Ответы приходили одинаковые: «Дело на контроле», «Проводятся оперативные мероприятия», «Будем информировать». Пустые слова на казенной бумаге. Когда Союз распался и Азербайджан стал независимым государством, мать потеряла последний рычаг влияния. Российское посольство в Баку разводило руками: «Ваша дочь пропала на территории суверенного государства. Мы можем только направить запрос».
Запросы направляли, ответов не получали. Мать старела, болела, слепла от слез и от диабета, который развился на фоне бесконечного стресса. Но каждый месяц она садилась за стол и писала очередное письмо очередному чиновнику в очередную инстанцию. Четырнадцать лет. Сто шестьдесят восемь писем. Ни одного результата. Пока однажды, в 2000 году, ей не позвонили из Красного Креста и не сказали:
— Валентина Сергеевна, сядьте, пожалуйста. У нас есть информация о вашей дочери. Она, возможно, жива.
***
То, как нашли Нину, — это отдельная история, и она начнется с клочка бинта, на котором было написано всего три слова. Вот вам один факт, от которого становится не по себе. За девять лет плена Нина Корнеева приняла больше родов, чем иной акушер-гинеколог принимает за всю карьеру в городской больнице.
Она не считала точно, но по ее собственным подсчетам, которые она вела, царапая черточки на каменной стене подвала обломком гвоздя, через ее руки прошло около семидесяти рожениц.
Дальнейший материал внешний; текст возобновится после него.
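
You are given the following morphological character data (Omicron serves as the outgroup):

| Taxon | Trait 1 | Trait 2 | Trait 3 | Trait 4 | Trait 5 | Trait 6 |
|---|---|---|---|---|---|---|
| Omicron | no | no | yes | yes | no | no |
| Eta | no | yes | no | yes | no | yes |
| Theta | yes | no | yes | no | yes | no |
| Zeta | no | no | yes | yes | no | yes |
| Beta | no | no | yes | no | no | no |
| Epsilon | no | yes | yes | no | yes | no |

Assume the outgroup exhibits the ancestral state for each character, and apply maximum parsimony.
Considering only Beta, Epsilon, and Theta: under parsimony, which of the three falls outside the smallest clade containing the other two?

Beta

Character polarity is set by the outgroup: the derived state is whichever differs from the outgroup's state, so for Trait 3, Trait 4 the derived state is 'no', and for the remaining characters it is 'yes'.
Trait 1: derived state 'yes' in Theta only — an autapomorphy, so it tells us nothing about relationships among taxa.
Trait 2 (state 'yes') occurs in Epsilon and Eta but conflicts with the nesting implied by the other characters — most parsimoniously interpreted as homoplasy.
Trait 3 (derived state 'no') is unique to Eta (autapomorphy; uninformative for grouping).
Trait 4: derived state 'no' in Beta, Epsilon, and Theta only — synapomorphy for {Beta, Epsilon, Theta}.
Trait 5: derived state 'yes' in Epsilon and Theta only — synapomorphy for {Epsilon, Theta}.
Only Eta and Zeta show the derived state 'yes' for Trait 6, supporting them as a clade.
Most parsimonious ingroup topology: ((Eta,Zeta),((Theta,Epsilon),Beta)).
Epsilon and Theta share a more recent common ancestor with each other than either does with Beta, so Beta is the least closely related of the three.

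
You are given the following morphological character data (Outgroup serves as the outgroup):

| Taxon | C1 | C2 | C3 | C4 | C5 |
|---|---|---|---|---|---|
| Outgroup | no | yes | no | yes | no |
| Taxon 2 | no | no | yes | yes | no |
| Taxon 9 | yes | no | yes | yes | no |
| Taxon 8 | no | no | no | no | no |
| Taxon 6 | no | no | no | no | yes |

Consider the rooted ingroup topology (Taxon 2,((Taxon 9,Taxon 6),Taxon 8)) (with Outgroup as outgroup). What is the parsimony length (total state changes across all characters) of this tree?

Map each character onto (Taxon 2,((Taxon 9,Taxon 6),Taxon 8)) (rooted by Outgroup) and count the minimum state changes it requires (Fitch parsimony):
C1: 1; C2: 1; C3: 2; C4: 2; C5: 1.
Total tree length = 7.

7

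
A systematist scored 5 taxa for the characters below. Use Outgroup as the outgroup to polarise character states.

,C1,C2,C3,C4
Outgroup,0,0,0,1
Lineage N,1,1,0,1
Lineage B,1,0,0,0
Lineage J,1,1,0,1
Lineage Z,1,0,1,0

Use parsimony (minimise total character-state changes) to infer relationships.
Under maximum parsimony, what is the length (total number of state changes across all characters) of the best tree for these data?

4

Character polarity is set by the outgroup: the derived state is whichever differs from the outgroup's state, so for C4 the derived state is '0', and for the remaining characters it is '1'.
All ingroup taxa share the derived state '1' for C1; it defines the ingroup but does not resolve relationships within it.
C2: derived state '1' in Lineage J and Lineage N only — synapomorphy for {Lineage J, Lineage N}.
C3 (derived state '1') is unique to Lineage Z (autapomorphy; uninformative for grouping).
C4 (derived state '0') is shared by Lineage B and Lineage Z — a synapomorphy uniting that clade.
Most parsimonious ingroup topology: ((Lineage N,Lineage J),(Lineage B,Lineage Z)).
Changes per character on this tree: C1: 1; C2: 1; C3: 1; C4: 1.
Total = 4.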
Из них она потеряла только четверых. И каждую из этих четверых помнила поименно, хотя имена узнавала потом, случайно, из разговоров, которые вели между собой те, кто приводил к ней очередную пациентку. Для всех она оставалась просто доктором, а для нее все они были просто пациентами. Без имен, без историй, только тела, которые нужно спасти.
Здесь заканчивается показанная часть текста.